Kematian? Buat apa Ditakuti!
Mengatasi
Rasa Takut terhadap Kematian
Diulas oleh:
Upc. Indra Kurniawan
Salam
sejahtera, sotthi hontu saudara-saudari dalam Dhamma. Pada kesempatan
berbahagia kali ini, kembali saya akan mengulas uraian Dhamma yang telah
disampaikan oleh YM. Uttamo Mahathera. Saya sangat menyukai uraian yang
disampaikan Bhante Uttamo karena tidak terlalu panjang tapi mengena walau juga
tidak banyak menggunakan istilah Pali. Tema yang akan kita bahas pada
kesempatan kali ini sering kali tidak membuat orang yang mengetahuinya menjadi
bahagia, bahkan malah dianggap seram sehingga ditakuti. Bahkan banyak yang
mengeluh, “Buat apa sih membicarakan tema ini!” Jadinya, walau belum mulai
dibahas sudah banyak yang takut duluan, kok yang dibicarakan soal kematian.
Sesungguhnya
walaupun kematian sering kali ditakuti, kita harus menghadapi kenyataan karena
kita hidup saat ini. Ada juga yang bilang “sudahlah tidak perlu membahas soal
kematian", lah tidak dibahas pun kita suatu saat juga pasti bertemu. Mau diomongkan
atau tidak, kita pasti tetap bertemu kematian karena kematian adalah sisi dari
kehidupan. Ujung dari kehidupan adalah kematian. Bagi yang belum mencapai
kesucian, setelah mencapai kematian akan menuju ke awal kelahiran kembali. Setelah
itu juga akan menemui kematian lagi. Begitu terus. Maka dari itu, tema kali ini
sebenarnya malah sangat menarik yaitu mengenai bagaimana menghilangkan rasa
takut akan kematian.
Menghadapi
kematian itu sesuatu yang pasti terjadi, tidak perlu dan tidak mungkin
dihindari. Di dalam Dhamma, disampaikan bahwa sebenarnya hidup ini tidak pasti.

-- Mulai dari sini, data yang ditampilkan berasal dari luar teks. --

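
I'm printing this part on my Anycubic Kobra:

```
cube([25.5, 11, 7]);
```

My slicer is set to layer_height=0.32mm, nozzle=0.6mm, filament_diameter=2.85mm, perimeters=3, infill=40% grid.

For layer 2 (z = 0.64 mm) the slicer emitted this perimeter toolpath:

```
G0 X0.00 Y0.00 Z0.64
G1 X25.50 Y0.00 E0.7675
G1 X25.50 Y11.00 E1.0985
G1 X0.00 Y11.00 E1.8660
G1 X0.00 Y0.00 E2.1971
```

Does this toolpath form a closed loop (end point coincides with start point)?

Start point (G0): (0.00, 0.00). End point (last G1): the path returns to the start — closed.

yes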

Kita yang hidup, berkumpul saat ini, benar dikatakan hidup. Yang menjadi
pertanyaan, sampai kapan kita hidup? Tidak ada yang tahu. Hidup tidak pasti,
yang pasti adalah kematian. Kematian pasti akan datang ntah sekarang, mungkin 2
menit lagi, seminggu lagi, setahun lagi, pokoknya pasti datang. Kehidupan justru
yang tidak pasti. Hal ini sudah disampaikan di dalam Dhamma, jadi kenapa kita
takut pada kematian?
Kalau
kita sadar akan jalannya hidup ini dan melihat ke dalam diri kita sendiri, kita
tahu nantinya kita bakal mati. Saya yakin, siapapun tidak ada yang tidak tahu
dirinya akan mati. Tapi kalau ditanya nih, siapkah kita sekarang mati? Maukah mati
sekarang? Itu yang jawabannya nanti bisa aneh-aneh. “Aduuu, janganlah, nanti
kalau saya mati sekarang bagaimana anak saya, keluarga saya, dll.” “Aduuu kalau
saya mati gimana pangkat dan kedudukan saya.” “Gimana duuu vihara ini kalau
saya mati, siapa yang bisa membina?” Inilah tanda-tanda kalau kita tidak siap
mati.
Namun,
ada juga yang menyatakan “Saya siap mati! Saya tahu kematian itu milik semua
orang.” Ok, kalau kita siap mati dan tahu kematian akan datang, semisal nih
tiba-tiba semua lampu di rumah kita mati mendadak, mati total, kira-kira kita
takut tidak? Kaget tidak? Teriak tidak? Kalau hal-hal ini masih ada, sebenarnya
rasa takut anda masih ada. Ketika lampunya tiba-tiba menyala lagi semua, kita
langsung bersorak-sorak, bertepuk tangan. Kalau sudah seperti ini, jelas
sebenarnya ada rasa takut mati. Tapi masih ada yang bilang, “Oh tidak Bhante,
kalau saya mati lampu pun tenang, cuek aja.”
Ok,
sekarang kita lihat contoh yang lain. Saat kita naik kendaraan, apapun itu,
tiba-tiba kendaraan direm mendadak karena di depan ada kendaraan lain atau
seseorang yang menyeberang jalan. Kalau kita berteriak “ehh awas awas..”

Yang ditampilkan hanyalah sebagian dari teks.